TypeError: ufunc 'isfinite' not supported for the input types, and the inputs could not be safely coerced to any supported types according to the casting rule ''safe''

In [17]:
da_upper

### **Questions 2.1**

1.   What does this figure tell you about how the multi-model uncertainty compares to projected physical changes in the global mean SST? 
2.   Is this the same for both scenarios?
3.   For a 5-model ensemble like this, how do the *likely* ranges specifically relate to the 5 individual model temperatures at a given time?

In [1]:
# to_remove explanation

"""
1. Under both of these scenarios (SSP1-2.6 and SSP5-8.5), the projected warming of the climate is greater than the multi-model uncertainty.
2. The warming is greater for SSP5-8.5, but so is the multi-model uncertainty, so the relative size of physical changes and multi-model uncertainty is comparable across both scenarios.
3. The likely range includes the middle 66% of model results at a given time.

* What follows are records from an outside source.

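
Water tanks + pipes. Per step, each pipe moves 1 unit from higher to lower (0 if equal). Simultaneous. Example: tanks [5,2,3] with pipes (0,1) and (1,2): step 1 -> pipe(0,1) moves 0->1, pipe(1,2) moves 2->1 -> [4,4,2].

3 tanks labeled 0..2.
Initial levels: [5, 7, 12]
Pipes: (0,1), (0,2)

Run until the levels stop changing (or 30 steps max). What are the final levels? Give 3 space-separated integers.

Step 1: flows [1->0,2->0] -> levels [7 6 11]
Step 2: flows [0->1,2->0] -> levels [7 7 10]
Step 3: flows [0=1,2->0] -> levels [8 7 9]
Step 4: flows [0->1,2->0] -> levels [8 8 8]
Step 5: flows [0=1,0=2] -> levels [8 8 8]
  -> stable (no change)

Answer: 8 8 8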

For 5 models this means the ranges encompass the middle 3 models (i.e., they exclude the highest and lowest cvalued model at each time).
""";

# **Summary**
In this tutorial, we have delved into quantifying the uncertainty of future climate projections by analyzing differences across various CMIP6 models. We learned to apply IPCC's confidence levels to establish a 'likely' range of projections, which refers to the middle 66% of model results.